На этот раз у Егорыча была идея организовать свою сенокосную бригаду и заработать «кучу денег». Для бригады ему нужен был всего один человек, и он нацелился на меня. «Куча денег» входила и в мои планы. Хотя наша семья была и поменьше Егорычевой, но два иждивенца на одного работника по тем временам тоже обуза порядочная.
Еще весной начал досрочно сдавать зачеты, а к июню рассчитался с экзаменами, и мы отправились в колхоз на Дон, где у Егорыча уже все было «на мази». Последнее означало следующее: колхоз выделял нам пару лошадей — заезженных кляч, косилку-лобогрейку и разбитые конные грабли, которые ремонтировали сами. Расчет такой: работаем на колхозных харчах и получаем одну десятую заготовленного сена.
— И все-таки здесь выгоднее, чем на заводе или стройке, — заговорщически подмигивал мне Егорыч. — Во-первых, дома наши карточки. — Он загибал палец на черной от въевшихся железных опилок и масла руке.
Я соглашался. Действительно, в нашей семье оставались мои хлебная и продуктовая карточки. А это каждый день твердых четыреста граммов хлеба и какие-то там граммы «приварка», который, правда, заменялся: мясо — на селедку, сахар — на повидло, жиры — на крупу и т. д.
— Во-вторых, — Егорыч гнул другой свой палец к широкой ладони, — одна десятая — это тебе не хухры-мухры, а очень приличная плата. За лето мы, как пить дать, заработаем по две, а то и по три машины сена. А это на базаре ты знаешь что?
— Куча денег, какая нам нужна, — весело выкрикивал я.
А Егорыч распалял себя дальше.
— Да мы с тобой, студент, заработаем столько, что нам и зима будет не зима. Только продать — не промахнуться… Знаешь, в какой цене сено по этому году будет? — И он, закрыв глаза, задерживал дыхание. — Вязанка полсотни! Ей-пра, не меньше…
Некоторые слова Егорыч сокращал, будто выгадывал время для работы. «Ей-пра» означало «Ей-богу, правда».
И все-таки мудрый Егорыч промахнулся. Нет, не в продаже, а в нашей работе.
В тот год в лугах почти не было травы. Поднялась она всего на четверть, и ее сварила жара. Егорыч не сдавался. Прямо трехжильный мужик, с утра до вечера как заведенный. Я еле тянул с ним в паре. Он загнал и лошадей и меня, сам работал без передыху.
Бодая негнущейся ногой тощие пыльные валки, Егорыч кричал:
— Разве это сено? Срамота! Давай на новое место!
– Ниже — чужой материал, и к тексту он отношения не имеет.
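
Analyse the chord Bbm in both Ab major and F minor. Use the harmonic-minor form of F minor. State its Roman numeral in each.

The scale of Ab major is Ab Bb C Db Eb F G; Bb is degree 2, and the triad built there (Bb-Db-F) is minor, so it is ii.
The scale of F minor (harmonic minor) is F G Ab Bb C Db E; Bb is degree 4, and the triad built there (Bb-Db-F) is minor, so it is iv.

ii in Ab major; iv in F minor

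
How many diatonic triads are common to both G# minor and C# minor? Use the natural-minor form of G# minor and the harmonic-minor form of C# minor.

1

Diatonic triads of G# minor (natural minor): G# minor (i), A# diminished (ii°), B major (III), C# minor (iv), D# minor (v), E major (VI), F# major (VII).
Diatonic triads of C# minor (harmonic minor): C# minor (i), D# diminished (ii°), E augmented (III+), F# minor (iv), G# major (V), A major (VI), B# diminished (vii°).
Matching root and quality in both lists: C# minor.
That gives 1 common triad.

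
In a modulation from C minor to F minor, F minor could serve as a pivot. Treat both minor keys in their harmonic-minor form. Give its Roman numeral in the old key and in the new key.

iv in C minor; i in F minor

The scale of C minor (harmonic minor) is C D Eb F G Ab B; F is degree 4, and the triad built there (F-Ab-C) is minor, so it is iv.
The scale of F minor (harmonic minor) is F G Ab Bb C Db E; F is degree 1, and the triad built there (F-Ab-C) is minor, so it is i.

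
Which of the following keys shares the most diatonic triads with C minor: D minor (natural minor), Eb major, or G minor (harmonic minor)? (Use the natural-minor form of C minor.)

Triads of C minor (natural minor): C minor (i), D diminished (ii°), Eb major (III), F minor (iv), G minor (v), Ab major (VI), Bb major (VII).
D minor (natural minor) shares 2: Gm, Bb.
Eb major shares 7: Cm, Ddim, Eb, Fm, Gm, Ab, Bb.
G minor (harmonic minor) shares 3: Cm, Eb, Gm.
The most common triads (7) are shared with Eb major.

Eb major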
Мы шастали с лобогрейкой по низинам, ложкам и балкам, даже спускались в овраги, кое-где косили вручную, но смогли сметать только десятка полтора жиденьких стожков. И это почти за все лето!
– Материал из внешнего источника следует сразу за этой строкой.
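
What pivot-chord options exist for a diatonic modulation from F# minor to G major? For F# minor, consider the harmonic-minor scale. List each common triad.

Triads in F# minor (harmonic minor): F#m (i), G#dim (ii°), Aaug (III+), Bm (iv), C# (V), D (VI), E#dim (vii°).
Triads in G major: G (I), Am (ii), Bm (iii), C (IV), D (V), Em (vi), F#dim (vii°).
Shared triads with their functions: Bm (iv in F# minor, iii in G major); D (VI in F# minor, V in G major).

Bm, D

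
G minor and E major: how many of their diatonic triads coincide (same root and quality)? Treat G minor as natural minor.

0

Diatonic triads of G minor (natural minor): Gm (i), Adim (ii°), B♭ (III), Cm (iv), Dm (v), E♭ (VI), F (VII).
Diatonic triads of E major: E (I), F♯m (ii), G♯m (iii), A (IV), B (V), C♯m (vi), D♯dim (vii°).
No triad has the same root and quality in both keys.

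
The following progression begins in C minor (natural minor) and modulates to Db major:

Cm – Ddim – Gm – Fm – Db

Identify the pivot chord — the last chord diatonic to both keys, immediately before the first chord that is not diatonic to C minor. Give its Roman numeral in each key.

Chords diatonic to C minor: Cm, Ddim, Eb, Fm, Gm, Ab, Bb.
Reading the progression, the first chord not in that set is Db, so the modulation leaves C minor there.
The chord immediately before Db is Fm, which is diatonic to both keys: iv in C minor and iii in Db major.

Fm — iv in C minor, iii in Db major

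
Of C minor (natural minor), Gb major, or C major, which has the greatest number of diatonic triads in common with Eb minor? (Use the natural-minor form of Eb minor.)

Gb major

Triads of Eb minor (natural minor): Eb minor (i), F diminished (ii°), Gb major (III), Ab minor (iv), Bb minor (v), Cb major (VI), Db major (VII).
C minor (natural minor) shares 0: none.
Gb major shares 7: Ebm, Fdim, Gb, Abm, Bbm, Cb, Db.
C major shares 0: none.
The most common triads (7) are shared with Gb major.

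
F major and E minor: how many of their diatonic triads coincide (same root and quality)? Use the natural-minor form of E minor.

Diatonic triads of F major: F (I), Gm (ii), Am (iii), Bb (IV), C (V), Dm (vi), Edim (vii°).
Diatonic triads of E minor (natural minor): Em (i), F#dim (ii°), G (III), Am (iv), Bm (v), C (VI), D (VII).
Matching root and quality in both lists: Am, C.
That gives 2 common triads.

2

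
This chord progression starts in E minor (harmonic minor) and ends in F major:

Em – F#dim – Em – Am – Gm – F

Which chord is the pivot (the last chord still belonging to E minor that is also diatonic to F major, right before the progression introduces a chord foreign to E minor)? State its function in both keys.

Am — iv in E minor, iii in F major

Chords diatonic to E minor: Em, F#dim, Gaug, Am, B, C, D#dim.
Reading the progression, the first chord not in that set is Gm, so the modulation leaves E minor there.
The chord immediately before Gm is Am, which is diatonic to both keys: iv in E minor and iii in F major.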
Несколько раз к нам наведывался председатель колхоза, качал головой и говорил:
— Как на погорелье. — И уезжал.
Наконец он сжалился над нами:
— Ладно, забирайте свою машину и катите. Вы ее заработали, хотя это никакая не десятая часть…
Можно было радоваться великодушию председателя, тому, что кончилась наша запальная и бестолковая работа, но радости не было, а была тревога и какая-то жалость к себе. Было жалко потерянного лета, жалко вконец измотавшегося Егорыча, жалко, что так вышло. Всего одна машина сена никак не покрывала ни моих нужд, ни тем более прорех Егорыча.
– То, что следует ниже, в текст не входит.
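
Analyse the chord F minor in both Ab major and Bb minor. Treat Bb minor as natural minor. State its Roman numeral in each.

vi in Ab major; v in Bb minor

The scale of Ab major is Ab Bb C Db Eb F G; F is degree 6, and the triad built there (F-Ab-C) is minor, so it is vi.
The scale of Bb minor (natural minor) is Bb C Db Eb F Gb Ab; F is degree 5, and the triad built there (F-Ab-C) is minor, so it is v.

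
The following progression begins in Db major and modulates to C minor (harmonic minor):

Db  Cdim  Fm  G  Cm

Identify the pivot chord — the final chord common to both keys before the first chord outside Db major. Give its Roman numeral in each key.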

Гадали и прикидывали мы всяко. Даже если удастся продать наше сено за две тысячи (королевская цена!), прибавка к моей стипендии, составлявшей 220 рублей, оказывалась мизерная.
— Можно придержать сено до бескормицы, — рассуждал Егорыч, — и тогда пойдет вдвое… Но до весны и сам ноги протянешь. Нет, — решительно обрывал он себя, — надо что-то делать сейчас. Сейчас же…
А я знал, что сделать уже ничего нельзя. Отпуск Егорыча давно кончился: и его очередной и тот, что он брал за свой счет.
Мои каникулы тоже пропали… Надо было возвращаться, доставать машину и везти сено на продажу.
И мы вернулись.
— Через неделю будет машина, и мы едем за сеном, — сказал мне Егорыч и пропал из дома.
Я спрашивал у его жены и старухи тещи, где Егорыч.
— На работе! — сердито отвечали они и смотрели на меня недобро, будто я и был причиной того, что Егорыч не жил дома.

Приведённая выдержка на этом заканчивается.